One might have thought that the gerrymandering question had been settled. For a change, one would actually be right. Gerrymandering is fine, as long as it’s not about race. And, since it’s now un-American to talk about race, gerrymandering is basically court-approved.

Republicans across the country did quite well in the 2010 mid-term elections. Democrats would have us believe that the high turnout was inspired in part by the presence of a Black man in the White House; such slanderous assertions, though, while obvious on their face, are difficult to prove in a court of law—especially when the law won’t allow them into the courtroom.

In North Carolina, they made the most of their opportunity by creating “districts [which were] more severely gerrymandered than any districts in modern history,” according to FacingSouth.org.

Why, then, to return to our question, would our Supreme Beings waste their beautiful minds on a gerrymandering case? Because it will give the GOP a chance to further de-democratize our political system.

Open the trap door in the belly of that Trojan Horse, and out falls the “independent state legislature theory.”

This theory, as Eliza Sweren-Becker of the Brennan Center recently explained in the L.A. Times, interprets the Constitutional clauses which give states the authority to regulate federal elections in a new and radical way. It contends “that these clauses grant state legislatures near absolute power over the laws governing elections for federal office—leaving state courts, state constitutions, state governors and other state entities powerless to stop even the most extreme gerrymanders and voter suppression laws that a state legislature could devise. It’s just as nutty as it sounds.”

This independent state legislature theory may sounds familiar—because it’s the same one Sidney Powell and her ilk used when they tried to steal the last election for Dolt #45.

Should our unelected Justices appointed by Presidents who lost the popular vote give the thumbs-up to this nutty theory, Sweren-Becker warns that they would be removing “many checks and balances on state legislators, unleashing the very bodies that have been enacting laws that make it harder to vote—particularly for Americans of color—and easier to interfere in election outcomes. Under this theory, the only remaining arbiter as to the lawfulness of state legislatures’ handiwork? The Supreme Court—which has been steadily dismantling what little remains of federal law protections for our elections.”

Gee—what are the odds that a clique of power-mad freaks might decide to increase their own power? A dissent in a previous case, signed by Gorsuch, Alito, Kavanaugh and Thomas, suggests that all four may be on board already.

Where could all this lead? Michael Luttig, the retired Republican Judge who recently testified before the January 6th committee, said it was part of a plan to “overturn the 2024 election if Trump or his anointed successor loses again in the next quadrennial contest.”

This full-court press to reduce the political power of ordinary citizens really should come as no surprise.

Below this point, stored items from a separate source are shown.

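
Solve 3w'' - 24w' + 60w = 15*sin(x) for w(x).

w = 8*cos(x)/85 + 19*sin(x)/85 + C1*cos(2*x)*exp(4*x) + C2*exp(4*x)*sin(2*x)

Divide through by 3: w'' - 8w' + 20w = 5*sin(x).
Characteristic equation r² - 8r + 20 = 0 has discriminant (-8)² - 4·(20) = -16 < 0, so r = 4 ± 2i.
Hence w_h = C1*cos(2*x)*exp(4*x) + C2*exp(4*x)*sin(2*x).
Try w_p = A*cos(x) + B*sin(x). Substituting and equating the coefficients of cos(x) and sin(x) gives A = 8/85, B = 19/85, so w_p = 8*cos(x)/85 + 19*sin(x)/85.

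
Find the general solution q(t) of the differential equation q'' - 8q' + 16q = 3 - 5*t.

Characteristic equation r² - 8r + 16 = 0 has discriminant (-8)² - 4·(16) = 0, so r = 4 is a repeated root.
Hence q_h = (C1 + C2*t)*exp(4*t).
For the particular solution try q_p = A0 + A1*t. Substituting and matching coefficients of each power of t gives A0 = 1/32, A1 = -5/16, so q_p = 1/32 - 5*t/16.

q = 1/32 - 5*t/16 + C1*exp(4*t) + C2*t*exp(4*t)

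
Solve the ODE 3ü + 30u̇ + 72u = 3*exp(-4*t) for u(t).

u = C1*exp(-6*t) + C2*exp(-4*t) + t*exp(-4*t)/2

Divide through by 3: u'' + 10u' + 24u = exp(-4*t).
Characteristic equation r² + 10r + 24 = 0 factors as (r + 6)(r + 4) = 0, so r = -6, -4.
Hence u_h = C1*exp(-6*t) + C2*exp(-4*t).
Since exp(-4*t) solves the homogeneous equation (r = -4 is a root of multiplicity 1), multiply the trial by t. Try u_p = A*t*exp(-4*t). Substituting into the equation and dividing by exp(-4*t) gives A = 1/2, so u_p = t*exp(-4*t)/2.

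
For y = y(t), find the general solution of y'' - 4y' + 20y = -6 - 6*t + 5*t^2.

Characteristic equation r² - 4r + 20 = 0 has discriminant (-4)² - 4·(20) = -64 < 0, so r = 2 ± 4i.
Hence y_h = C1*cos(4*t)*exp(2*t) + C2*exp(2*t)*sin(4*t).
For the particular solution try y_p = A0 + A1*t + A2*t^2. Substituting and matching coefficients of each power of t gives A0 = -73/200, A1 = -1/5, A2 = 1/4, so y_p = -73/200 - t/5 + t^2/4.

y = -73/200 - t/5 + t**2/4 + C1*cos(4*t)*exp(2*t) + C2*exp(2*t)*sin(4*t)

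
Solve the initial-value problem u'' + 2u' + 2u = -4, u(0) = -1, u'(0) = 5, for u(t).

Characteristic equation r² + 2r + 2 = 0 has discriminant (2)² - 4·(2) = -4 < 0, so r = -1 ± i.
Hence u_h = C1*cos(t)*exp(-t) + C2*exp(-t)*sin(t).
For the particular solution try u_p = A0. Substituting and matching coefficients of each power of t gives A0 = -2, so u_p = -2.
General solution: u = -2 + C1*cos(t)*exp(-t) + C2*exp(-t)*sin(t).
Apply the initial conditions: u(0) = -2 + C1 = -1 and u'(0) = C2 - C1 = 5. Solving gives C1 = 1, C2 = 6.

u = -2 + cos(t)*exp(-t) + 6*exp(-t)*sin(t)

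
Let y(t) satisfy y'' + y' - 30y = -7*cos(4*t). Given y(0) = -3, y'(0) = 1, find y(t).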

The “all men”—kindly note the gender—who were created equal in 1776 were white and owned property. Working stiffs, non-whites and women need not apply.

To whatever extent such riff-raff finally managed to finagle their way into voting booths, it was only due to herculean efforts on their part, against great resistance. As Frederick Douglass said in 1857, “Power concedes nothing without a demand. It never did and it never will.”

May Douglass forgive us for adding to that, power will reclaim power whenever it can, unless the people prevent it.